Я давно заметил, что вся великая литература зиждется на гиперболах. Один славный писатель даже утверждал, будто он помнит, как его крестили. Я не могу похвастать такой памятью. Но я хорошо помню вечер над столицей и маму, держащую меня на руках. Она стоит на балконе нашей квартиры, а под нами, далеко внизу, затаилось глубокое ущелье Вознесенского проспекта (ныне проспект Майорова). Тёплый воздух, выдуваясь из нашей квартиры, всплескивает над балконом паруса тиковых тентов. Совсем ещё маленький, в чепчике и кружевных панталончиках, я радуюсь жизни и этому ласковому сквозняку: мне приятны обнимающие меня чуть влажные руки молодой матери.

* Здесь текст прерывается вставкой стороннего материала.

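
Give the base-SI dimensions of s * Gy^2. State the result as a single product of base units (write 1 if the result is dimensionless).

Gy = J/kg (absorbed dose = energy per mass),
    = m²·s⁻².
So Gy² = m⁴·s⁻⁴.
Combining: s·Gy² = s · (m⁴·s⁻⁴) = m⁴·s⁻³.

m⁴·s⁻³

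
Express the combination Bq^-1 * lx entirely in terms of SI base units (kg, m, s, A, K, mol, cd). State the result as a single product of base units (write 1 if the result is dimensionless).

m⁻²·s·cd

Bq = 1/s = s⁻¹ (activity is decays per second).
So Bq⁻¹ = s.
lx = lm/m² (illuminance = luminous flux per area),
    = m⁻²·cd.
Combining: Bq⁻¹·lx = s · (m⁻²·cd) = m⁻²·s·cd.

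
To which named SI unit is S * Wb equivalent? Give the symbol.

C

S = 1/Ω (conductance is reciprocal resistance),
    = kg⁻¹·m⁻²·s³·A².
Wb = V·s (flux: a volt is a weber per second),
    = kg·m²·s⁻²·A⁻¹.
Combining: S·Wb = (kg⁻¹·m⁻²·s³·A²) · (kg·m²·s⁻²·A⁻¹) = s·A.
s·A is the base-SI form of the coulomb.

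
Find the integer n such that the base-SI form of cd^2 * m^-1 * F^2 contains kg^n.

-2

F = kg⁻¹·m⁻²·s⁴·A².
So F² = kg⁻²·m⁻⁴·s⁸·A⁴.
Combining: cd²·m⁻¹·F² = cd² · m⁻¹ · (kg⁻²·m⁻⁴·s⁸·A⁴) = kg⁻²·m⁻⁵·s⁸·A⁴·cd².
The exponent of kg is -2.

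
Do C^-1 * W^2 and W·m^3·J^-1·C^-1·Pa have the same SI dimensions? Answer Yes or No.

Left side:
  C = A·s = s·A (charge = current × time).
  So C⁻¹ = s⁻¹·A⁻¹.
  W = J/s (power = energy per time),
      = kg·m²·s⁻³.
  So W² = kg²·m⁴·s⁻⁶.
  Combining: C⁻¹·W² = (s⁻¹·A⁻¹) · (kg²·m⁴·s⁻⁶) = kg²·m⁴·s⁻⁷·A⁻¹.
Right side:
  W = J/s (power = energy per time),
      = kg·m²·s⁻³.
  J = N·m (work = force × distance),
      = kg·m²·s⁻².
  So J⁻¹ = kg⁻¹·m⁻²·s².
  C = A·s = s·A (charge = current × time).
  So C⁻¹ = s⁻¹·A⁻¹.
  Pa = N/m² (pressure = force per area),
      = kg·m⁻¹·s⁻².
  Combining: W·m³·J⁻¹·C⁻¹·Pa = (kg·m²·s⁻³) · m³ · (kg⁻¹·m⁻²·s²) · (s⁻¹·A⁻¹) · (kg·m⁻¹·s⁻²) = kg·m²·s⁻⁴·A⁻¹.
Left is kg²·m⁴·s⁻⁷·A⁻¹; right is kg·m²·s⁻⁴·A⁻¹ — different.

No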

А внизу под нами – идут, идут, идут… идут!

Это русская гвардия возвращается из лагерей на зимние квартиры. Издалека колышется длинная полоса тысяч и тысяч колючих штыков. На балкон выходит и мой отец:

– Узнаю курносых – павловцы! А вот и преображенцы – краса и гордость лейб-гвардии, вологодские Гулливеры…

Буйствуя, ликовала военная музыка. Вровень с окнами вторых этажей, где дозревали на окнах фукции и герани чиновных семей, качались штандарты русской боевой славы, проносимые в марше. На жезлах тамбурмажоров вспыхивали алмазы, полыхали огненные рубины. А потом вдруг ударили звончатые тарелки, трубачи в бронзовых наплечниках, гарцуя на белых конях, пропели на горнах щемяще-тревожно.

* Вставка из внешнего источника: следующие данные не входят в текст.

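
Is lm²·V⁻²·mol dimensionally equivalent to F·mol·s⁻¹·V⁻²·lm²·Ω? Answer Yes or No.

Left side:
  lm = cd·sr = cd (luminous flux; sr is dimensionless).
  So lm² = cd².
  V = W/A (potential = power per current),
      = kg·m²·s⁻³·A⁻¹.
  So V⁻² = kg⁻²·m⁻⁴·s⁶·A².
  Combining: lm²·V⁻²·mol = cd² · (kg⁻²·m⁻⁴·s⁶·A²) · mol = kg⁻²·m⁻⁴·s⁶·A²·mol·cd².
Right side:
  F = C/V (capacitance = charge per voltage),
      = A·s/(kg·m²·s⁻³·A⁻¹) (substituting C and V),
      = kg⁻¹·m⁻²·s⁴·A².
  V = W/A (potential = power per current),
      = kg·m²·s⁻³·A⁻¹.
  So V⁻² = kg⁻²·m⁻⁴·s⁶·A².
  lm = cd·sr = cd (luminous flux; sr is dimensionless).
  So lm² = cd².
  Ω = V/A (resistance = voltage per current),
      = kg·m²·s⁻³·A⁻².
  Combining: F·mol·s⁻¹·V⁻²·lm²·Ω = (kg⁻¹·m⁻²·s⁴·A²) · mol · s⁻¹ · (kg⁻²·m⁻⁴·s⁶·A²) · cd² · (kg·m²·s⁻³·A⁻²) = kg⁻²·m⁻⁴·s⁶·A²·mol·cd².
Both reduce to kg⁻²·m⁻⁴·s⁶·A²·mol·cd².

Yes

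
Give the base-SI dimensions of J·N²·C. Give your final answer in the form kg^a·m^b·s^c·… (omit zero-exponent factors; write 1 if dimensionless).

kg³·m⁴·s⁻⁵·A

J = N·m (work = force × distance),
    = kg·m²·s⁻².
N = kg·m/s² = kg·m·s⁻² (force = mass × acceleration).
So N² = kg²·m²·s⁻⁴.
C = A·s = s·A (charge = current × time).
Combining: J·N²·C = (kg·m²·s⁻²) · (kg²·m²·s⁻⁴) · (s·A) = kg³·m⁴·s⁻⁵·A.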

– Ага! – сказал папа. – Вот вам, сударыня, и конная артиллерия – полк, в котором трубы из чистого серебра, полученные за Аустерлиц, за Бородино, за Плевну…

Шестёрки могучих першеронов увлекали лафеты за повороты улиц. С тихим шелестом шагов, словно торопясь куда-то, под нами двигались низкорослые крепыши в белых рубахах, и все они были в сапожках из ярко-алого хрома.

– Будто из крови вышли! – сказала мама. – Страшно…

– Апшеронцы, душечка, – пояснил отец. – У них и сапоги-то красные, ибо в битве при Кунсредорфе стоял Апшеронский полк в крови по колено. Стоял – и выстоял!..

Войска прошли – наша улица разом поскучнела.

Для меня, ещё ребёнка, вдруг выяснилось, что рядом со мною живёт нечто, осмысленное и грандиозное, расставленное по ранжиру и одинаково одетое, – что-то невыносимо сильное, жестокое и доброе, очень страшное и очень заманчивое.

Таково моё первое детское впечатление.

Я свято сберёг его до седых волос.

И верю: русской армии можно нанести отдельное поражение, но победить её нельзя.

Наверное, это и есть тот главный камертон, который раз и навсегда определил звучание моей удивительной жизни.

Пусть я был несчастен, но это была сама жизнь…

А трагический марш «Прощание славянки» до сих пор невыносим для моего слуха, для моих нервов.

– Ах, мама, мама! Зачем ты оставила нас тогда?..

* * *

По словам Ларошфуко, «ум и сердце человека так же, как и его речь, хранят отпечаток страны, в которой он родился». Вполне согласен, и потому всегда считал себя русским. Но моя мать была сербкой, иной раз мне даже мнится, что с молоком матери я всосал в себя вес тревоги и горести южных славян.

У нас дома было так принято: с няней я говорил по-русски, с бонною – по-французски, с отцом – по-немецки, с мамой – только на сербском. Со слов матери, которую звали Марицей Николовной, я знал, что через неё – через её кровь! – я родствен сербам, носившим прозвание Депрерадовичей, Шевичей, Милорадовичей, Руничей и многих других семей, которые давно натурализовались в России; это были потомки виноделов, торговцев и пастухов, ставшие на русской службе сенаторами, генералами, дипломатами, сановниками… Однажды мама показала мне фотографию измождённого господина с обвислыми усами, скромный сюртук которого украшал орден Почётного Легиона.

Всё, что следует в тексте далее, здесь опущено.